Carillion has been in the news for some time, but this week it was announced they were going into liquidation will mean that suppliers will be facing some very tough decisions. Whilst Carillion is an enormous business it does not do much of the work itself. The work it does is mainly subcontracted out and the suppliers are paid on longer terms than which it gets paid, which allows it to generate cash. However, when the cash being generated does not cover loss making contracts, and the banks and shareholders are unwilling to put more money in to trade it out of the situation, the result is that it collapses, as it has done.
Carillion had two main work streams, private sector work and public-sector work.
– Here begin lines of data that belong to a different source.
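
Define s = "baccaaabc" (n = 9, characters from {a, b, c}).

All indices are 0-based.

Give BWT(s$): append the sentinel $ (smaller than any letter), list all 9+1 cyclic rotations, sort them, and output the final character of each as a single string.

rank  rotation    last
    0  $baccaaabc  c
    1  aaabc$bacc  c
    2  aabc$bacca  a
    3  abc$baccaa  a
    4  accaaabc$b  b
    5  baccaaabc$  $
    6  bc$baccaaa  a
    7  c$baccaaab  b
    8  caaabc$bac  c
    9  ccaaabc$ba  a

ccaab$abca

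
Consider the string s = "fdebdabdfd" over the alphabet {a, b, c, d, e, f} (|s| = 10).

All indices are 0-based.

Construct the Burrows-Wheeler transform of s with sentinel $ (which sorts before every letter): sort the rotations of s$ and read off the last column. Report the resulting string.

ddeafbfbdd$

rank  rotation     last
    0  $fdebdabdfd  d
    1  abdfd$fdebd  d
    2  bdabdfd$fde  e
    3  bdfd$fdebda  a
    4  d$fdebdabdf  f
    5  dabdfd$fdeb  b
    6  debdabdfd$f  f
    7  dfd$fdebdab  b
    8  ebdabdfd$fd  d
    9  fd$fdebdabd  d
   10  fdebdabdfd$  $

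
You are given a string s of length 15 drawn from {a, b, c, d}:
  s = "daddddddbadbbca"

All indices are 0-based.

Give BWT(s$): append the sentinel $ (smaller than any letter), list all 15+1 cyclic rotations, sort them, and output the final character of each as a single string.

acbdddbb$dadddda

rank  rotation          last
    0  $daddddddbadbbca  a
    1  a$daddddddbadbbc  c
    2  adbbca$daddddddb  b
    3  addddddbadbbca$d  d
    4  badbbca$dadddddd  d
    5  bbca$daddddddbad  d
    6  bca$daddddddbadb  b
    7  ca$daddddddbadbb  b
    8  daddddddbadbbca$  $
    9  dbadbbca$daddddd  d
   10  dbbca$daddddddba  a
   11  ddbadbbca$dadddd  d
   12  dddbadbbca$daddd  d
   13  ddddbadbbca$dadd  d
   14  dddddbadbbca$dad  d
   15  ddddddbadbbca$da  a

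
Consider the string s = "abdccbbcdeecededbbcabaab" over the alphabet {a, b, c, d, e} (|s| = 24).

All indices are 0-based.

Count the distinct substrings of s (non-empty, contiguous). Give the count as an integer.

274

rank→(start, suffix):
  0 → (21, 'aab')
  1 → (22, 'ab')
  2 → (19, 'abaab')
  3 → (0, 'abdccbbcdeecededbbcabaab')
  4 → (23, 'b')
  5 → (20, 'baab')
  6 → (16, 'bbcabaab')
  7 → (5, 'bbcdeecededbbcabaab')
  8 → (17, 'bcabaab')
  9 → (6, 'bcdeecededbbcabaab')
  10 → (1, 'bdccbbcdeecededbbcabaab')
  11 → (18, 'cabaab')
  12 → (4, 'cbbcdeecededbbcabaab')
  13 → (3, 'ccbbcdeecededbbcabaab')
  14 → (7, 'cdeecededbbcabaab')
  15 → (11, 'cededbbcabaab')
  16 → (15, 'dbbcabaab')
  17 → (2, 'dccbbcdeecededbbcabaab')
  18 → (13, 'dedbbcabaab')
  19 → (8, 'deecededbbcabaab')
  20 → (10, 'ecededbbcabaab')
  21 → (14, 'edbbcabaab')
  22 → (12, 'ededbbcabaab')
  23 → (9, 'eecededbbcabaab')

SA = [21, 22, 19, 0, 23, 20, 16, 5, 17, 6, 1, 18, 4, 3, 7, 11, 15, 2, 13, 8, 10, 14, 12, 9]
i: (SA[i-1],SA[i]) lcp shared
  1: (21,22) 1 'a'
  2: (22,19) 2 'ab'
  3: (19,0) 2 'ab'
  4: (0,23) 0 ''
  5: (23,20) 1 'b'
  6: (20,16) 1 'b'
  7: (16,5) 3 'bbc'
  8: (5,17) 1 'b'
  9: (17,6) 2 'bc'
  10: (6,1) 1 'b'
  11: (1,18) 0 ''
  12: (18,4) 1 'c'
  13: (4,3) 1 'c'
  14: (3,7) 1 'c'
  15: (7,11) 1 'c'
  16: (11,15) 0 ''
  17: (15,2) 1 'd'
  18: (2,13) 1 'd'
  19: (13,8) 2 'de'
  20: (8,10) 0 ''
  21: (10,14) 1 'e'
  22: (14,12) 2 'ed'
  23: (12,9) 1 'e'

n(n+1)/2 = 24·25/2 = 300
Σ LCP = 0 + 1 + 2 + 2 + 0 + 1 + 1 + 3 + 1 + 2 + 1 + 0 + 1 + 1 + 1 + 1 + 0 + 1 + 1 + 2 + 0 + 1 + 2 + 1 = 26
distinct = 300 − 26 = 274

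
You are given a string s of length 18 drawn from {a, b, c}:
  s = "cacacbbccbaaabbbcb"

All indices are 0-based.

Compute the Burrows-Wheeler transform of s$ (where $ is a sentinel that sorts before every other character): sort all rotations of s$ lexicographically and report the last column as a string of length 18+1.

rank  rotation             last
    0  $cacacbbccbaaabbbcb  b
    1  aaabbbcb$cacacbbccb  b
    2  aabbbcb$cacacbbccba  a
    3  abbbcb$cacacbbccbaa  a
    4  acacbbccbaaabbbcb$c  c
    5  acbbccbaaabbbcb$cac  c
    6  b$cacacbbccbaaabbbc  c
    7  baaabbbcb$cacacbbcc  c
    8  bbbcb$cacacbbccbaaa  a
    9  bbcb$cacacbbccbaaab  b
   10  bbccbaaabbbcb$cacac  c
   11  bcb$cacacbbccbaaabb  b
   12  bccbaaabbbcb$cacacb  b
   13  cacacbbccbaaabbbcb$  $
   14  cacbbccbaaabbbcb$ca  a
   15  cb$cacacbbccbaaabbb  b
   16  cbaaabbbcb$cacacbbc  c
   17  cbbccbaaabbbcb$caca  a
   18  ccbaaabbbcb$cacacbb  b

bbaaccccabcbb$abcab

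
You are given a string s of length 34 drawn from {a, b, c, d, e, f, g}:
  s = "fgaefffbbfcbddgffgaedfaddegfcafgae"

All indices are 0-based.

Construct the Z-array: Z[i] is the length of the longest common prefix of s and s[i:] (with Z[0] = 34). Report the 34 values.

[34, 0, 0, 0, 1, 1, 1, 0, 0, 1, 0, 0, 0, 0, 0, 1, 4, 0, 0, 0, 0, 1, 0, 0, 0, 0, 0, 1, 0, 0, 4, 0, 0, 0]

Z[0]=34
i=1: outside box; Z[1]=0
i=2: outside box; Z[2]=0
i=3: outside box; Z[3]=0
i=4: outside box; Z[4]=1 extend→box=[4,5)
i=5: outside box; Z[5]=1 extend→box=[5,6)
i=6: outside box; Z[6]=1 extend→box=[6,7)
i=7: outside box; Z[7]=0
i=8: outside box; Z[8]=0
i=9: outside box; Z[9]=1 extend→box=[9,10)
i=10: outside box; Z[10]=0
i=11: outside box; Z[11]=0
i=12: outside box; Z[12]=0
i=13: outside box; Z[13]=0
i=14: outside box; Z[14]=0
i=15: outside box; Z[15]=1 extend→box=[15,16)
i=16: outside box; Z[16]=4 extend→box=[16,20)
i=17: min(r-i=3, Z[1]=0)=0; Z[17]=0
i=18: min(r-i=2, Z[2]=0)=0; Z[18]=0
i=19: min(r-i=1, Z[3]=0)=0; Z[19]=0
i=20: outside box; Z[20]=0
i=21: outside box; Z[21]=1 extend→box=[21,22)
i=22: outside box; Z[22]=0
i=23: outside box; Z[23]=0
i=24: outside box; Z[24]=0
i=25: outside box; Z[25]=0
i=26: outside box; Z[26]=0
i=27: outside box; Z[27]=1 extend→box=[27,28)
i=28: outside box; Z[28]=0
i=29: outside box; Z[29]=0
i=30: outside box; Z[30]=4 extend→box=[30,34)
i=31: min(r-i=3, Z[1]=0)=0; Z[31]=0
i=32: min(r-i=2, Z[2]=0)=0; Z[32]=0
i=33: min(r-i=1, Z[3]=0)=0; Z[33]=0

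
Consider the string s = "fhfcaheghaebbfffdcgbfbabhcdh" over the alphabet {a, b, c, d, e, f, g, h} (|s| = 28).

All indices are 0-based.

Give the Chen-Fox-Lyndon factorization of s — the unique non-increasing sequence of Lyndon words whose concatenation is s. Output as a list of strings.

["fh", "f", "c", "ahegh", "aebbfffdcgbfb", "abhcdh"]

emit factor 1: 'fh' (i=0, period=2)
emit factor 2: 'f' (i=2, period=1)
emit factor 3: 'c' (i=3, period=1)
emit factor 4: 'ahegh' (i=4, period=5)
emit factor 5: 'aebbfffdcgbfb' (i=9, period=13)
emit factor 6: 'abhcdh' (i=22, period=6)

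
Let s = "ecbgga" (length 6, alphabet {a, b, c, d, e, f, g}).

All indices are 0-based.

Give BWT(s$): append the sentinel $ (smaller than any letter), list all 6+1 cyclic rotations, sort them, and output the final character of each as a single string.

rank  rotation last
    0  $ecbgga  a
    1  a$ecbgg  g
    2  bgga$ec  c
    3  cbgga$e  e
    4  ecbgga$  $
    5  ga$ecbg  g
    6  gga$ecb  b

agce$gb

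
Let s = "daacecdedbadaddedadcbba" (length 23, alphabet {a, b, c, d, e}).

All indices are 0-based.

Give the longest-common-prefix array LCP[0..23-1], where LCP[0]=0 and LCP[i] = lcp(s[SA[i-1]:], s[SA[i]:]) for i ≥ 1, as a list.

rank | idx | suffix
   0 |  22 | a
   1 |   1 | aacecdedbadaddedadcbba
   2 |   2 | acecdedbadaddedadcbba
   3 |  10 | adaddedadcbba
   4 |  17 | adcbba
   5 |  12 | addedadcbba
   6 |  21 | ba
   7 |   9 | badaddedadcbba
   8 |  20 | bba
   9 |  19 | cbba
  10 |   5 | cdedbadaddedadcbba
  11 |   3 | cecdedbadaddedadcbba
  12 |   0 | daacecdedbadaddedadcbba
  13 |  16 | dadcbba
  14 |  11 | daddedadcbba
  15 |   8 | dbadaddedadcbba
  16 |  18 | dcbba
  17 |  13 | ddedadcbba
  18 |  14 | dedadcbba
  19 |   6 | dedbadaddedadcbba
  20 |   4 | ecdedbadaddedadcbba
  21 |  15 | edadcbba
  22 |   7 | edbadaddedadcbba

SA = [22, 1, 2, 10, 17, 12, 21, 9, 20, 19, 5, 3, 0, 16, 11, 8, 18, 13, 14, 6, 4, 15, 7]
i: (SA[i-1],SA[i]) lcp shared
  1: (22,1) 1 'a'
  2: (1,2) 1 'a'
  3: (2,10) 1 'a'
  4: (10,17) 2 'ad'
  5: (17,12) 2 'ad'
  6: (12,21) 0 ''
  7: (21,9) 2 'ba'
  8: (9,20) 1 'b'
  9: (20,19) 0 ''
  10: (19,5) 1 'c'
  11: (5,3) 1 'c'
  12: (3,0) 0 ''
  13: (0,16) 2 'da'
  14: (16,11) 3 'dad'
  15: (11,8) 1 'd'
  16: (8,18) 1 'd'
  17: (18,13) 1 'd'
  18: (13,14) 1 'd'
  19: (14,6) 3 'ded'
  20: (6,4) 0 ''
  21: (4,15) 1 'e'
  22: (15,7) 2 'ed'

[0, 1, 1, 1, 2, 2, 0, 2, 1, 0, 1, 1, 0, 2, 3, 1, 1, 1, 1, 3, 0, 1, 2]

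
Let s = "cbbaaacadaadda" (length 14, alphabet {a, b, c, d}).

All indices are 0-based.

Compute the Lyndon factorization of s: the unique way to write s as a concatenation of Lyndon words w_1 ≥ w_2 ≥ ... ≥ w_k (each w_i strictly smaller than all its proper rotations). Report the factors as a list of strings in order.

["c", "b", "b", "aaacadaadd", "a"]

emit factor 1: 'c' (i=0, period=1)
emit factor 2: 'b' (i=1, period=1)
emit factor 3: 'b' (i=2, period=1)
emit factor 4: 'aaacadaadd' (i=3, period=10)
emit factor 5: 'a' (i=13, period=1)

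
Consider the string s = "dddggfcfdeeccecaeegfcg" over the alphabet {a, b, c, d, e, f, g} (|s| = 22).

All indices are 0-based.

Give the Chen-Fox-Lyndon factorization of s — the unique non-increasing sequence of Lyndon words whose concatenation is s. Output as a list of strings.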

How these are dealt with will be different as the needs of the end clients are different. Firstly, consider the public-sector work in prisons, schools and hospitals. These services must continue for the social fabric of the country to survive. Politicians will not see them fail. Probably, the liquidator will take over the running of these contracts and will arrange for the client (i.e. the government department) to pay the suppliers direct. So, what should a supplier do? There are several considerations, firstly they should recognise that the period from when they were last paid by Carillion and when the newly instructed works start is at risk. There is unlikely to be enough money in the pot at the end to get much back – if any. This will be a loss they have to bear. The good news is that payments going forward will be direct from the government department, so there is a ready pipeline. However, these new contracts will undoubtedly be retendered at some stage and you should be mindful of this. At this stage the suppliers have the strongest hand to negotiate if they can survive the earlier missing payments as they have the resources to give continuity of service. As time goes on, their strength of hand will diminish, as the work will be out for retender.
For suppliers working on the private sector jobs the continuity of service is not in the public eye. How the individual clients deal with the collapse of their main contractor will be different. Projects in the early stages will probably stop and the second-place tenderer asked to step in. This saves the time and cost of retendering. Second and third tier suppliers may get a look in on this, they might not. But just as above they will miss out on the period between when they were last paid, and any new work being contracted. Where projects are in the latter stages, clients might consider engaging a project manager to manage the project, in the place of Carillion to complete the project and the project become effectively a construction management project, where the client pays the suppliers direct. There will be a period of negotiation before re-commencing and everyone will be looking at how much it will cost for them not to continue. For a private client, losing their main contractor is going to be costly.
In summary what should suppliers of Carillion do?
- Make sure your records are up to date so that your claim can be processed properly by the Official Receiver
- Find out from the Liquidator or the client how they are considering to continue the project or service
- Consider how the loss of payments between your last payment and any recommencement will affect your business.
- If the liquidator or Client asks you to continue – negotiate and ensure there is a new contract in place
- Tighten up on cash collection of your other clients and speak to your bank, you are going to suffer some payment loss
- Take steps to match your outgoings to your expected income with your revised pipeline from the negotiation.
- Act as soon as you can, to get your overhead in sync with your projected pipeline.
Taking decisive action to cut costs is a tough call for SME’s, they may not have done it before. It is however the only way to have a chance of surviving the loss of payments. They should also be willing to negotiate with the Carillion’s client, or their appointed agent, as Carillion’s clients are going to suffer because of any delay to their project. At times like this strong leadership is called for to secure the least damage for those involved.
Every situation will be different, suppliers should seek professional advice to clarify their circumstance.